First, demographic differences between Aβ-positive and negative participants (based on a visual assessment) were investigated using t tests (or in the case of non-normal distribution, Mann–Whitney U-tests) and Chi-square tests.
Relationship between SUVR and DVR
Linear regression analyses were used to assess the relationships between SUVR and DVR. In addition, Bland–Altman analyses [28] were used to assess potential bias between these metrics, and the presence of proportional bias was determined visually for the GCA and three early regions. When present, proportional bias was further evaluated by fitting a regression line through the Bland–Altman plot.
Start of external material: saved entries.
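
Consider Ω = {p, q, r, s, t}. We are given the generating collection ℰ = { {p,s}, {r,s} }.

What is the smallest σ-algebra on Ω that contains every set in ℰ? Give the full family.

σ(ℰ) (16 sets): { {}, {p}, {r}, {s}, {p,r}, {p,s}, {q,t}, {r,s}, {p,q,t}, {p,r,s}, {q,r,t}, {q,s,t}, {p,q,r,t}, {p,q,s,t}, {q,r,s,t}, Ω }

Trace:
Seed the family with ℰ together with ∅ and Ω: { {}, {p,s}, {r,s}, Ω }.
Step 1 (3 new):
  {p,q,t}  = ᶜ of {r,s}
  {p,r,s}  = {r,s} ∪ {p,s}
  {q,r,t}  = ᶜ of {p,s}
  [7 total]
Step 2 adds 4:
  {q,t}  = ᶜ of {p,r,s}
  {p,q,r,t}  = {p,q,t} ∪ {q,r,t}
  {p,q,s,t}  = {p,q,t} ∪ {p,s}
  {q,r,s,t}  = {r,s} ∪ {q,r,t}
  [11 total]
Step 3 (3 new):
  {p}  = ᶜ of {q,r,s,t}
  {r}  = ᶜ of {p,q,s,t}
  {s}  = ᶜ of {p,q,r,t}
  [14 total]
Step 4: 2 new —
  {p,r}  = {r} ∪ {p}
  {q,s,t}  = {q,t} ∪ {s}
  [16 total]
Step 5: already closed under ᶜ and ∪.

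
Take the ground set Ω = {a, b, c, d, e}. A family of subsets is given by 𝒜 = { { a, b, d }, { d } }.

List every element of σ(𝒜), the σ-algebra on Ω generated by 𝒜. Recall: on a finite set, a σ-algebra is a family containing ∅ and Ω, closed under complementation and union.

Start: 𝒜 ∪ {∅, Ω} = { {  }, { d }, { a, b, d }, Ω }.
Round 1 adds 2:
  { c, e }  = { a, b, d }ᶜ
  { a, b, c, e }  = { d }ᶜ
Round 2: 1 new —
  { c, d, e }  = { d } ∪ { c, e }
Round 3 (1 new):
  { a, b }  = { c, d, e }ᶜ
Round 4: closed — nothing new.

Hence σ(𝒜) has 8 members: { {  }, { d }, { a, b }, { c, e }, { a, b, d }, { c, d, e }, { a, b, c, e }, Ω }.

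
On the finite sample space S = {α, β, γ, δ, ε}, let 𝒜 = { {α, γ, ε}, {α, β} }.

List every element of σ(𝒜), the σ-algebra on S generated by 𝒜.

|σ(𝒜)| = 16.  σ(𝒜) = { {}, {α}, {β}, {δ}, {α, β}, {α, δ}, {β, δ}, {γ, ε}, {α, β, δ}, {α, γ, ε}, {β, γ, ε}, {γ, δ, ε}, {α, β, γ, ε}, {α, γ, δ, ε}, {β, γ, δ, ε}, S }

Derivation:
Initial family (4 sets): { {}, {α, β}, {α, γ, ε}, S }.
Round 1 adds 3:
  {β, δ}  = ᶜ of {α, γ, ε}
  {γ, δ, ε}  = ᶜ of {α, β}
  {α, β, γ, ε}  = {α, γ, ε} ∪ {α, β}
  — 7 sets.
Round 2. New:
  {δ}  = ᶜ of {α, β, γ, ε}
  {α, β, δ}  = {α, β} ∪ {β, δ}
  {α, γ, δ, ε}  = {γ, δ, ε} ∪ {α, γ, ε}
  {β, γ, δ, ε}  = {γ, δ, ε} ∪ {β, δ}
  — 11 sets.
Round 3: 3 new —
  {α}  = ᶜ of {β, γ, δ, ε}
  {β}  = ᶜ of {α, γ, δ, ε}
  {γ, ε}  = ᶜ of {α, β, δ}
  — 14 sets.
Round 4 adds 2:
  {α, δ}  = {δ} ∪ {α}
  {β, γ, ε}  = {γ, ε} ∪ {β}
  — 16 sets.
Round 5: stable.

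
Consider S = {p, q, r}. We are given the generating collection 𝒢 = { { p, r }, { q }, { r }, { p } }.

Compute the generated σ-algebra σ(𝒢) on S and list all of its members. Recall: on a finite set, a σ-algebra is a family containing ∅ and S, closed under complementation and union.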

Relationship between (bias in) SUVR and relative CBF
First, bias in SUVR relative to DVR (SUVRbias) was calculated ((SUVR-DVR)/DVR*100%). Then, generalized linear models (GLMs) were constructed to understand whether the relative tracer delivery (R1) could explain the remaining variance of either SUVR or SUVRbias beyond the main predictor, DVR. Note, the covariate “centre” is only included for [18F]flutemetamol.
$$\begin{aligned} & {\text{SUVR}} \sim {\text{DVR}} + R_{1} + {\text{DVR}}*R_{1} + {\text{Age}} + {\text{Sex}} + {\text{APOE}} - \varepsilon 4 + {\text{centre}} \\ & {\text{SUVR}}_{{{\text{bias}}}} \sim {\text{DVR}} + R_{1} + {\text{DVR}}*R_{1} + {\text{Age}} + {\text{Sex}} + {\text{APOE}} - \varepsilon 4 + {\text{centre}} \\ \end{aligned}$$
Before applying the GLMs to the data, all predictors (DVR, R1, and DVR*R1) and covariates (age, sex, APOE-ε4 carriership, and centre in the case of [18F]flutemetamol) were correlated with each other to check for collinearity. This was done using Pearson’s correlation, point-biserial correlation, and Goodman Kruskal’ lambda for continuous, continuous and categorical or categorical variables, respectively. In the case of high overlap (r ≥ 0.70) [29], the variables were correlated with the dependent variable (SUVR and SUVRbias) to determine which one should be deleted from the model to remove redundancy, i.e. the one with the lowest correlation. All analyses with the final model were performed using the GCA, as well as with the three early regions.